Opinião
A maneira errada de lidar com uma decisão acertada
Faz sentido que sejam os grandes depositantes a assumir as perdas da reestruturação da banca de Chipre. Mas não faz sentido nenhum a forma como os líderes europeus se comportaram na gestão da crise da ilha do Mediterrâneo. Vamos em três anos de crise de dívida soberana na Europa e os líderes europeus continuam a cometer erros crassos na forma como comunicam as decisões que tomam para enfrentar os problemas que vão surgindo pelo caminho.
O resgate de Chipre é um exemplo. A primeira reunião do Eurogrupo dedicada ao assunto obrigou Chipre a encontrar 5,8 mil milhões de euros e deixou à discrição do presidente cipriota a fórmula a aplicar para o valor ser obtido.
Na União Europeia existe uma regra, que há não muito tempo atrás era considerada de ouro, que garantia aos aforradores que os seus depósitos de até 100 mil euros eram intocáveis. Mas os ministros das Finanças nem pestanejaram quando a proposta que foi apresentada aos deputados cipriotas para votar implicava uma perda de 6,5% para os depósitos abaixo de 100 mil euros. Saíram notícias que o Eurogrupo estava contra, mas nada impediu que a proposta fosse votada pelos deputados cipriotas. No comunicado oficial do presidente do Eurogrupo apenas se lembrava que na União Europeia os depósitos inferiores a 100 mil euros beneficiavam de uma garantia total. E foram vários os responsáveis europeus a dizerem que o importante era Chipre angariar 5,8 mil milhões de euros para salvar a banca e não a forma como o dinheiro era obtido.

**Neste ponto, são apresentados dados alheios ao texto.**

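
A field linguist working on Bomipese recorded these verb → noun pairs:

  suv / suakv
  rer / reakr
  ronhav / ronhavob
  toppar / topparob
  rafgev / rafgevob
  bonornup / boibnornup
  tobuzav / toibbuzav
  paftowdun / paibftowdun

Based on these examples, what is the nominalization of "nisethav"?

niibsethav

suv and ronhav both end in -v yet inflect differently (suakv, ronhavob), so the final letter is not what conditions the rule; the number of vowels is.
"nisethav" has 3 vowels. The stems with 3 vowels (bonornup → boibnornup, tobuzav → toibbuzav, paftowdun → paibftowdun) insert -ib- after the first vowel.
So nisethav → niibsethav.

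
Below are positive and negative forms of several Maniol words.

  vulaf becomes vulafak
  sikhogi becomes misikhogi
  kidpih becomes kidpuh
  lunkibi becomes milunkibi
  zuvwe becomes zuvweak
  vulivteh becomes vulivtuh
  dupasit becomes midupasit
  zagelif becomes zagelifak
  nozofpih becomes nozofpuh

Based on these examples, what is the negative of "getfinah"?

getfinuh

"getfinah" ends in -h. The stems ending in -h (kidpih → kidpuh, nozofpih → nozofpuh, vulivteh → vulivtuh) change the last vowel to 'u'.
The other patterns: stems ending in -e or -f add -ak; stems ending in -i or -t add the prefix mi-.
So getfinah → getfinuh.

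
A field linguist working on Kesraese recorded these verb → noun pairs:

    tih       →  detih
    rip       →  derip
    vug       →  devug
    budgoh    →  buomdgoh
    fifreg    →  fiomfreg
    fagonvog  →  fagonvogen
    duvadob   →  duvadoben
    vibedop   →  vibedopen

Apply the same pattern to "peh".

depeh

tih and budgoh both end in -h yet inflect differently (detih, buomdgoh), so the final letter is not what conditions the rule; the number of vowels is.
"peh" has 1 vowel. The stems with 1 vowel (tih → detih, rip → derip, vug → devug) add the prefix de-.
The other patterns: stems with 2 vowels insert -om- after the first vowel; stems with 3 vowels add -en.
So peh → depeh.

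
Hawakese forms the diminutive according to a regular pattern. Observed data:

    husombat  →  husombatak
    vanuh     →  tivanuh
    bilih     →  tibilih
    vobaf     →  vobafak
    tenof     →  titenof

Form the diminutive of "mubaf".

vobaf and tenof both end in -f yet inflect differently (vobafak, titenof), so the final letter is not what conditions the rule; the last vowel is.
"mubaf" has last vowel 'a'. The stems whose last vowel is 'a' (husombat → husombatak, vobaf → vobafak) add -ak.
So mubaf → mubafak.

mubafak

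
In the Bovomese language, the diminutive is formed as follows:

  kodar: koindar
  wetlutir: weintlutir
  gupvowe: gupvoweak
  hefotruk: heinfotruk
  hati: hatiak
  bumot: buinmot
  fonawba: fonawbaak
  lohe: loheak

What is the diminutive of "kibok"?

kiinbok

wetlutir and hati both have last vowel 'i' yet inflect differently (weintlutir, hatiak), so the last vowel is not what conditions the rule; whether the stem ends in a vowel or a consonant is.
"kibok" ends in a consonant. The stems ending in a consonant (hefotruk → heinfotruk, bumot → buinmot, wetlutir → weintlutir) insert -in- after the first vowel.
So kibok → kiinbok.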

Um disparate total que poderia abrir uma caixa de Pandora na Zona Euro e que os deputados cipriotas tiveram o bom senso de recusar. A solução acordada no último fim-de-semana emendou a mão face ao erro que se estava prestes a cometer, deixando os pequenos depositantes de fora dos que vão pagar a factura dos erros cometidos pelos dois maiores bancos do país. Serão os grandes depositantes, os mesmos que colocaram o dinheiro em Chipre para tirarem partido das condições únicas oferecidas pela banca da ilha mediterrânica – impostos reduzidos e controlo quase nulo – que vão agora sofrer perdas. O que faz todo o sentido, pois Chipre é mesmo um caso único na banca europeia: e é por isso que o outro grande erro de comunicação cometido pelos líderes europeus foi cometido na entrevista que o presidente do Eurogrupo deu à Reuters e ao Financial Times.
Apesar dos recuos e clarificações face ao que disse Jeroen Dijsselbloem, nos mercados a mensagem que passou foi que mais nenhum banco europeu será salvo com o dinheiro dos contribuintes, independentemente do contexto, país e situação que gerou o problema.
Mario Draghi precisou de uma pequena frase para salvar o euro. Para destruir a confiança dos investidores sobre o futuro da Zona Euro também não é preciso muito.